Jung-wook breaks into Hye-jin's apartment to find the video tape, but Sun-ae attacks him. He chases her to the same building Kyung-ah died. Fixated on protecting his career, he attempts to kill Hye-jin and Sun-ae to cover up the truth. Sun-ae impales him with a metal rod, killing him.

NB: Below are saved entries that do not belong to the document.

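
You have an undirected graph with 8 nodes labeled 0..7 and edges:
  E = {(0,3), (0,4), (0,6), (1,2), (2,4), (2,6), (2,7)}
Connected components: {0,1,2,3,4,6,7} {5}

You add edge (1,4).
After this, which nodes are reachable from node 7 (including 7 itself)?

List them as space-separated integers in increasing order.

Before: nodes reachable from 7: {0,1,2,3,4,6,7}
Adding (1,4): both endpoints already in same component. Reachability from 7 unchanged.
After: nodes reachable from 7: {0,1,2,3,4,6,7}

Answer: 0 1 2 3 4 6 7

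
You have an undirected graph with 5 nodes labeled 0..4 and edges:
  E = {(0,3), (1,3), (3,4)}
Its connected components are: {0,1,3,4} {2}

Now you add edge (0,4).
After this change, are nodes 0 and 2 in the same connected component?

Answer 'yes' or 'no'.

Answer: no

Derivation:
Initial components: {0,1,3,4} {2}
Adding edge (0,4): both already in same component {0,1,3,4}. No change.
New components: {0,1,3,4} {2}
Are 0 and 2 in the same component? no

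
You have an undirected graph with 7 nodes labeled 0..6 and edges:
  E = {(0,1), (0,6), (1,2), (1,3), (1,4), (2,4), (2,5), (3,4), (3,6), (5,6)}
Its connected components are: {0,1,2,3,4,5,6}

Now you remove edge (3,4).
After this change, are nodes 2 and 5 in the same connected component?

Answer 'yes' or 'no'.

Answer: yes

Derivation:
Initial components: {0,1,2,3,4,5,6}
Removing edge (3,4): not a bridge — component count unchanged at 1.
New components: {0,1,2,3,4,5,6}
Are 2 and 5 in the same component? yes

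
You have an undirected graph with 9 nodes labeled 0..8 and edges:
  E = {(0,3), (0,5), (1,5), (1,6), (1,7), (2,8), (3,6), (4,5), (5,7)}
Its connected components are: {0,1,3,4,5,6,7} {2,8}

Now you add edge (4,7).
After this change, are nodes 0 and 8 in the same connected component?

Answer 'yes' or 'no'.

Answer: no

Derivation:
Initial components: {0,1,3,4,5,6,7} {2,8}
Adding edge (4,7): both already in same component {0,1,3,4,5,6,7}. No change.
New components: {0,1,3,4,5,6,7} {2,8}
Are 0 and 8 in the same component? no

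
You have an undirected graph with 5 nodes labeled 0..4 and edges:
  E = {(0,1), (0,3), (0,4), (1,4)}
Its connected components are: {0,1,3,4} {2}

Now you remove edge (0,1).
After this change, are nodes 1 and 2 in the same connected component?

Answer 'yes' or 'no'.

Initial components: {0,1,3,4} {2}
Removing edge (0,1): not a bridge — component count unchanged at 2.
New components: {0,1,3,4} {2}
Are 1 and 2 in the same component? no

Answer: no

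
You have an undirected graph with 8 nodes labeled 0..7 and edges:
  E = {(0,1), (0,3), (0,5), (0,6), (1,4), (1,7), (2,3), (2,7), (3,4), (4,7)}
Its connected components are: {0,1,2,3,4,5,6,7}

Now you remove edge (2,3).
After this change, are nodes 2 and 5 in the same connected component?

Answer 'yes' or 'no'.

Initial components: {0,1,2,3,4,5,6,7}
Removing edge (2,3): not a bridge — component count unchanged at 1.
New components: {0,1,2,3,4,5,6,7}
Are 2 and 5 in the same component? yes

Answer: yes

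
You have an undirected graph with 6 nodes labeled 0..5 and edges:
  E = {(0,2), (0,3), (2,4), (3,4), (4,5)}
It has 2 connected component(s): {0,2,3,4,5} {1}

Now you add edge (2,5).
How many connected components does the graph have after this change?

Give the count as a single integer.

Answer: 2

Derivation:
Initial component count: 2
Add (2,5): endpoints already in same component. Count unchanged: 2.
New component count: 2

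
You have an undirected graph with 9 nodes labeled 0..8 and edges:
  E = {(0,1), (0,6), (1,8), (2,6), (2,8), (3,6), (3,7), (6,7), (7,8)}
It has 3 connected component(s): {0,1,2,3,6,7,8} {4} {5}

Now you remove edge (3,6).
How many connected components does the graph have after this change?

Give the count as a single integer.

Initial component count: 3
Remove (3,6): not a bridge. Count unchanged: 3.
  After removal, components: {0,1,2,3,6,7,8} {4} {5}
New component count: 3

Answer: 3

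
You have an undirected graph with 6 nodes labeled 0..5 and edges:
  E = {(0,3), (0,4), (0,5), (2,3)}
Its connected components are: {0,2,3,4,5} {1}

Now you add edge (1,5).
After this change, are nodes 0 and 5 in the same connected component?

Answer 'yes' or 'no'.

Initial components: {0,2,3,4,5} {1}
Adding edge (1,5): merges {1} and {0,2,3,4,5}.
New components: {0,1,2,3,4,5}
Are 0 and 5 in the same component? yes

Answer: yes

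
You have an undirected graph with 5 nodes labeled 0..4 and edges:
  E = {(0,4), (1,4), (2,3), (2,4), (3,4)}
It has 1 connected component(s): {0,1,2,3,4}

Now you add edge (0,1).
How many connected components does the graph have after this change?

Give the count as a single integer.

Initial component count: 1
Add (0,1): endpoints already in same component. Count unchanged: 1.
New component count: 1

Answer: 1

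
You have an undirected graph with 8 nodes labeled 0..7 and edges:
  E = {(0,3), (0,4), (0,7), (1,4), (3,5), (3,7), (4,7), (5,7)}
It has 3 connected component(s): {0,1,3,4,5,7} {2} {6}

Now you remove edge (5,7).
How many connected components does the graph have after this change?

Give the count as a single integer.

Initial component count: 3
Remove (5,7): not a bridge. Count unchanged: 3.
  After removal, components: {0,1,3,4,5,7} {2} {6}
New component count: 3

Answer: 3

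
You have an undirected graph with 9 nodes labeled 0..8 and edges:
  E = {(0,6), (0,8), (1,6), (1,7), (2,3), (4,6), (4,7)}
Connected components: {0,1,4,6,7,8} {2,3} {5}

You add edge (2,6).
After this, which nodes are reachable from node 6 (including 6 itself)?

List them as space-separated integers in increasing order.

Answer: 0 1 2 3 4 6 7 8

Derivation:
Before: nodes reachable from 6: {0,1,4,6,7,8}
Adding (2,6): merges 6's component with another. Reachability grows.
After: nodes reachable from 6: {0,1,2,3,4,6,7,8}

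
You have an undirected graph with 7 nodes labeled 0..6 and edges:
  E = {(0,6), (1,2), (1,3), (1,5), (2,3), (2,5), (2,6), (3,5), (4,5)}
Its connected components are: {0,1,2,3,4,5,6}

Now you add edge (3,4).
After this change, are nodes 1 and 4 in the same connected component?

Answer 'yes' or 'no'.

Initial components: {0,1,2,3,4,5,6}
Adding edge (3,4): both already in same component {0,1,2,3,4,5,6}. No change.
New components: {0,1,2,3,4,5,6}
Are 1 and 4 in the same component? yes

Answer: yes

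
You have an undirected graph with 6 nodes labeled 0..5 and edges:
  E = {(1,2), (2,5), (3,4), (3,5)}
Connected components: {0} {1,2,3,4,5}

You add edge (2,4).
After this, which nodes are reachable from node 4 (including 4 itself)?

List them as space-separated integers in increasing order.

Before: nodes reachable from 4: {1,2,3,4,5}
Adding (2,4): both endpoints already in same component. Reachability from 4 unchanged.
After: nodes reachable from 4: {1,2,3,4,5}

Answer: 1 2 3 4 5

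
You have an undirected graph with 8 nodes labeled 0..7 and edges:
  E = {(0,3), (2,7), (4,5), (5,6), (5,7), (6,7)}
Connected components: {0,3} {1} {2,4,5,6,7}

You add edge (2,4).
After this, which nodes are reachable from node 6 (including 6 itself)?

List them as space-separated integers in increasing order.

Before: nodes reachable from 6: {2,4,5,6,7}
Adding (2,4): both endpoints already in same component. Reachability from 6 unchanged.
After: nodes reachable from 6: {2,4,5,6,7}

Answer: 2 4 5 6 7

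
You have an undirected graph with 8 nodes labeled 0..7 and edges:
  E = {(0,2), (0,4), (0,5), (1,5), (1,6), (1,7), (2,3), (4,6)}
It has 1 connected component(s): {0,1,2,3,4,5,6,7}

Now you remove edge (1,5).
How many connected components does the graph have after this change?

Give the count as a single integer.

Initial component count: 1
Remove (1,5): not a bridge. Count unchanged: 1.
  After removal, components: {0,1,2,3,4,5,6,7}
New component count: 1

Answer: 1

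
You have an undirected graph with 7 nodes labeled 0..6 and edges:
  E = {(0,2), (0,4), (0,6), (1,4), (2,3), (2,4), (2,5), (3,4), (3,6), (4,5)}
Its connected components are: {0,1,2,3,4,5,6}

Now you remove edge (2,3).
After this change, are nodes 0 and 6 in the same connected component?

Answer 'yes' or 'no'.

Initial components: {0,1,2,3,4,5,6}
Removing edge (2,3): not a bridge — component count unchanged at 1.
New components: {0,1,2,3,4,5,6}
Are 0 and 6 in the same component? yes

Answer: yes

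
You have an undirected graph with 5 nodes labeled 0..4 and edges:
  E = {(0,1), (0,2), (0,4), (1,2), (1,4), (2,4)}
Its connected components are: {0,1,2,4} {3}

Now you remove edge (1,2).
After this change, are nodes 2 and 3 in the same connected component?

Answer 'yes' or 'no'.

Initial components: {0,1,2,4} {3}
Removing edge (1,2): not a bridge — component count unchanged at 2.
New components: {0,1,2,4} {3}
Are 2 and 3 in the same component? no

Answer: no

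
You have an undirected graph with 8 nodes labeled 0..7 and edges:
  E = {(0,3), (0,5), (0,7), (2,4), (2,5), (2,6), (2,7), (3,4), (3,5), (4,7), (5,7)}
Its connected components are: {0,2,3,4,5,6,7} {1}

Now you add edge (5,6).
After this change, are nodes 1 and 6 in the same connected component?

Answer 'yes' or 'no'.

Initial components: {0,2,3,4,5,6,7} {1}
Adding edge (5,6): both already in same component {0,2,3,4,5,6,7}. No change.
New components: {0,2,3,4,5,6,7} {1}
Are 1 and 6 in the same component? no

Answer: no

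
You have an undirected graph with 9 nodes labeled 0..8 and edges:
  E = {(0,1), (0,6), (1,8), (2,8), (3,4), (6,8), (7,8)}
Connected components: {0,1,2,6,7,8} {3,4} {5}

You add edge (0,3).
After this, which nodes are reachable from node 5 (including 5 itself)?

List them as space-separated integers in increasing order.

Answer: 5

Derivation:
Before: nodes reachable from 5: {5}
Adding (0,3): merges two components, but neither contains 5. Reachability from 5 unchanged.
After: nodes reachable from 5: {5}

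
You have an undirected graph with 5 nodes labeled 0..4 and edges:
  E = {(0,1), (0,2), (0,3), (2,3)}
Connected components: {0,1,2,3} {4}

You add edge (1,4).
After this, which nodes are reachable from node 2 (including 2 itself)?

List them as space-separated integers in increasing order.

Before: nodes reachable from 2: {0,1,2,3}
Adding (1,4): merges 2's component with another. Reachability grows.
After: nodes reachable from 2: {0,1,2,3,4}

Answer: 0 1 2 3 4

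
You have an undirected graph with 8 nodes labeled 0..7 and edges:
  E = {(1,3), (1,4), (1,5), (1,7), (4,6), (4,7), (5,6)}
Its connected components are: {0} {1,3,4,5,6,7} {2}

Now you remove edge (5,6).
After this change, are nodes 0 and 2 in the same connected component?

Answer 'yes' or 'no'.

Answer: no

Derivation:
Initial components: {0} {1,3,4,5,6,7} {2}
Removing edge (5,6): not a bridge — component count unchanged at 3.
New components: {0} {1,3,4,5,6,7} {2}
Are 0 and 2 in the same component? no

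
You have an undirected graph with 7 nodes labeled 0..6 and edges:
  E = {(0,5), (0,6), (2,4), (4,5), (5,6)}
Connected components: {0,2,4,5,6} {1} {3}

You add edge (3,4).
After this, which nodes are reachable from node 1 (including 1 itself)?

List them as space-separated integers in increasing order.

Answer: 1

Derivation:
Before: nodes reachable from 1: {1}
Adding (3,4): merges two components, but neither contains 1. Reachability from 1 unchanged.
After: nodes reachable from 1: {1}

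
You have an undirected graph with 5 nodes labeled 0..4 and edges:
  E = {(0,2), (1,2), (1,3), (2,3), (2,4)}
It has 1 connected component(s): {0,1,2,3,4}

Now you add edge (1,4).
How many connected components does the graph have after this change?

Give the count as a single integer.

Answer: 1

Derivation:
Initial component count: 1
Add (1,4): endpoints already in same component. Count unchanged: 1.
New component count: 1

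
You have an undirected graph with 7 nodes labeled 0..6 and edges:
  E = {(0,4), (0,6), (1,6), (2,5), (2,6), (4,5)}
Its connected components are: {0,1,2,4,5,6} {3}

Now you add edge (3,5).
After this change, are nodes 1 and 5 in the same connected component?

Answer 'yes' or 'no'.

Initial components: {0,1,2,4,5,6} {3}
Adding edge (3,5): merges {3} and {0,1,2,4,5,6}.
New components: {0,1,2,3,4,5,6}
Are 1 and 5 in the same component? yes

Answer: yes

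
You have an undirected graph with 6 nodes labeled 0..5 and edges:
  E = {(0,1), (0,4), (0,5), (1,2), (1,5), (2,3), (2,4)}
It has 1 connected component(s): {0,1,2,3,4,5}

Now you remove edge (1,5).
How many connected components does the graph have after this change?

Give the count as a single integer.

Answer: 1

Derivation:
Initial component count: 1
Remove (1,5): not a bridge. Count unchanged: 1.
  After removal, components: {0,1,2,3,4,5}
New component count: 1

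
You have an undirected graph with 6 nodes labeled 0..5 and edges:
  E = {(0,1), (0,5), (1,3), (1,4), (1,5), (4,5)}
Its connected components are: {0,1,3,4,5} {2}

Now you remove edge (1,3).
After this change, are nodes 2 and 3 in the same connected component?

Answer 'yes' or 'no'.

Initial components: {0,1,3,4,5} {2}
Removing edge (1,3): it was a bridge — component count 2 -> 3.
New components: {0,1,4,5} {2} {3}
Are 2 and 3 in the same component? no

Answer: no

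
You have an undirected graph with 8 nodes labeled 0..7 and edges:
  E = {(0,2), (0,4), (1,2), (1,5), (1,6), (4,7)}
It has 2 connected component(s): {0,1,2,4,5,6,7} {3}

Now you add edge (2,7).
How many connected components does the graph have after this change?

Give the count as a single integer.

Initial component count: 2
Add (2,7): endpoints already in same component. Count unchanged: 2.
New component count: 2

Answer: 2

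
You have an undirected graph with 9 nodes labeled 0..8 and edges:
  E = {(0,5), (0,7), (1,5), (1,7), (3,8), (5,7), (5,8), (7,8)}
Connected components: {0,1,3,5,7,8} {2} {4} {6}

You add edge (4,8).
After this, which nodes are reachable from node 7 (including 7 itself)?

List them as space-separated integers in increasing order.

Before: nodes reachable from 7: {0,1,3,5,7,8}
Adding (4,8): merges 7's component with another. Reachability grows.
After: nodes reachable from 7: {0,1,3,4,5,7,8}

Answer: 0 1 3 4 5 7 8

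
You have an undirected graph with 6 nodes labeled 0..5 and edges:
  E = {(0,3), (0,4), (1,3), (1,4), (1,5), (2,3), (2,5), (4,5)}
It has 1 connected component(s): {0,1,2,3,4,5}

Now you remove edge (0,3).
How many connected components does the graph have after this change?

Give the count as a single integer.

Initial component count: 1
Remove (0,3): not a bridge. Count unchanged: 1.
  After removal, components: {0,1,2,3,4,5}
New component count: 1

Answer: 1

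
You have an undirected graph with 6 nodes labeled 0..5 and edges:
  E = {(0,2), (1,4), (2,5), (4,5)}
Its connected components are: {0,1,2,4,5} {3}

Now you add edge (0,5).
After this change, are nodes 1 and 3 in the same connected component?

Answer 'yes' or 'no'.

Initial components: {0,1,2,4,5} {3}
Adding edge (0,5): both already in same component {0,1,2,4,5}. No change.
New components: {0,1,2,4,5} {3}
Are 1 and 3 in the same component? no

Answer: no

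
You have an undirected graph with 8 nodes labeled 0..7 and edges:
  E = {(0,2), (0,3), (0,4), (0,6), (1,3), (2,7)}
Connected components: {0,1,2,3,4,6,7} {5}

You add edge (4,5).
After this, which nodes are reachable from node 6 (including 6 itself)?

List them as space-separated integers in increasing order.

Before: nodes reachable from 6: {0,1,2,3,4,6,7}
Adding (4,5): merges 6's component with another. Reachability grows.
After: nodes reachable from 6: {0,1,2,3,4,5,6,7}

Answer: 0 1 2 3 4 5 6 7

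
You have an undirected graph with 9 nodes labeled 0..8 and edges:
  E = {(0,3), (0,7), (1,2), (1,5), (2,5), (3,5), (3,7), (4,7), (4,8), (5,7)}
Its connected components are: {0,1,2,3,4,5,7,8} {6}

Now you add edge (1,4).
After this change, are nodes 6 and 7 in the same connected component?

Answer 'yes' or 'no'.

Initial components: {0,1,2,3,4,5,7,8} {6}
Adding edge (1,4): both already in same component {0,1,2,3,4,5,7,8}. No change.
New components: {0,1,2,3,4,5,7,8} {6}
Are 6 and 7 in the same component? no

Answer: no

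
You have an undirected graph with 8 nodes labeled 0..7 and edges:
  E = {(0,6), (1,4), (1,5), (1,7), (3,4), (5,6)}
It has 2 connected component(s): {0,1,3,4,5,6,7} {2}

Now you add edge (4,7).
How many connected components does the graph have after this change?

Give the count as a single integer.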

Some time later, Sun-ae and Hye-jin meet. Kyung-ah appears, this time visible to Hye-jin as well, and kills Sun-ae so that the two of them can finally be together.

==Cast==
- Kim Gyu-ri as Lee Hye-jin
- Choi Jung-yoon as Seon-ae
- Ha Ji-won as Lee Eun-ju/Kyung-ah
- Yoo Ji-tae as Kim Hyun-jun
- Yoo Jun-sang as Choi Jung-wook
- Jung Joon as Park Se-hun
- Jo Hye-yeong as Jung Mi-ryeong

==Production==
===Incidences===
The actors had injuries and incidents while making this film, and also mentioned ghost sightings in the toilet.

==Release==
Nightmare was released in South Korea on July 29, 2000. In the Philippines, the film was released as Gawi: The Nightmare on March 3, 2004.

===Home media===
Tartan Video's Region 1 release of the film has a vertically stretched image, (the 1.85:1 film is presented in 1.74:1) which causes noticeable distortion of angles, as well as making everything appear thinner than it should.

==Remake==

A Chinese remake of the film, titled Bunshinsaba 2 (筆仙II, Bǐxiān II), also directed by Ahn Byeong-ki, was released on July 16, 2013, as part of a trilogy of the Mandarin-language films directed by Ahn. The title refers to the director's 2004 Korean film, Bunshinsaba, though none of the films in the trilogy bear any resemblance to it. It starred Xin Zhilei, Park Han-byul, Zhang Haoran, Sienna Li, Sun Shaolong, Yang Fan, and Zhang Tingting. It is almost a shot-for-shot remake, aside from the setting, language, and actor changes, a few details (Hyun-jun previously played baseball, whereas his Chinese counterpart, Hongrui, played tennis), and an additional scene that pays homage to the 2004 film Bunshinsaba.